Le projet présenté à HSF par l’Association des travailleurs de Wompou en France (ATWF) est un projet de réalimentation en eau du lac de Wompou et aménagement de ses berges pour sa pérennisation. Le lac est situé à deux kilomètres du fleuve Sénégal, à l’ouest de Sélibaby, en Mauritanie.

Après l’étude des cartes et des photos aériennes du lac et de ses environs, une mission a été organisée entre ATWF et HSF. La mission, qui s’est déroulée du 3 Août 98 au 1er Septembre 98, avait deux volets : une étude socio-économique, et une étude technique de faisabilité. Le Président de l’ATWF, M Boubacary DOUDOURE a accompagné les deux juniors de HSF, Annabelle BOUTET (sociologue-politologue), et Quynh-Anh PHAM NGOC (ingénieur en géotechnique-génie civil).
 
 

Le lac de Wompou, large de 500 m et long d’environ 2 km, était rempli chaque année grâce aux crues du fleuve Sénégal venant de l’est par le chenal du Yaïci , et celles du petit Gorgol venant de l’ouest. Depuis 20 ans, en raison de la sécheresse, il ne se remplit plus que partiellement et épisodiquement, une année sur deux, et se trouve asséché de février à juillet. Pourtant, il est vital pour le village de Wompou, qui y prend son eau, et même son nom...

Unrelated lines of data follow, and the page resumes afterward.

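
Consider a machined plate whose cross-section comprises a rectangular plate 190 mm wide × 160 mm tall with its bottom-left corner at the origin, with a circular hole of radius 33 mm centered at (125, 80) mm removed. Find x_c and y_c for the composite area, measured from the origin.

x_c = 91.20 mm, y_c = 80.00 mm

plate: A = 190 × 160 = 30400.00, centroid at (95.00, 80.00).
hole: A = −π·33² = -3421.19, centroid at (125.00, 80.00).
ΣA = 26978.81 mm², ΣAx_c = 2460350.70 mm³, ΣAy_c = 2158304.45 mm³.
x_c = 2460350.70/26978.81 = 91.20 mm; y_c = 2158304.45/26978.81 = 80.00 mm.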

A notre arrivée à Nouakchott, nous avons été aimablement accueillies par le Sénateur Gaye-Silly Soumaré, ainsi que toute la communauté de Wompou résidant à la capitale.

Nous apprenons très vite qu’il existe un projet en cours, "Maghama-décrue", initié par le Ministère du développement rural (MDR). La commune de Wompou fait partie de l’un des biefs aménagés pour la culture de décrue. Ce projet vient se greffer sur les aménagements du fleuve Sénégal que sont les barrages de Manantali au Mali, et Diama au Sénégal, gérés par l’Organisme de mise en valeur du fleuve Sénégal (OMVS), commun aux trois pays.

En effet, la maîtrise des crues du fleuve ne permet plus aux villages à l’aval du Manantali de pratiquer la culture traditionnelle de décrue. Une cote minimale a été maintenue pour permettre ces cultures juste à l’amont du barrage de Diama, lors de lâchers d’eau. Mais plus à l’amont, entre Maghama et Wompou, ces lâchers ne suffisent pas à inonder les terres.

Réhabilitation de la culture traditionnelle de décrue.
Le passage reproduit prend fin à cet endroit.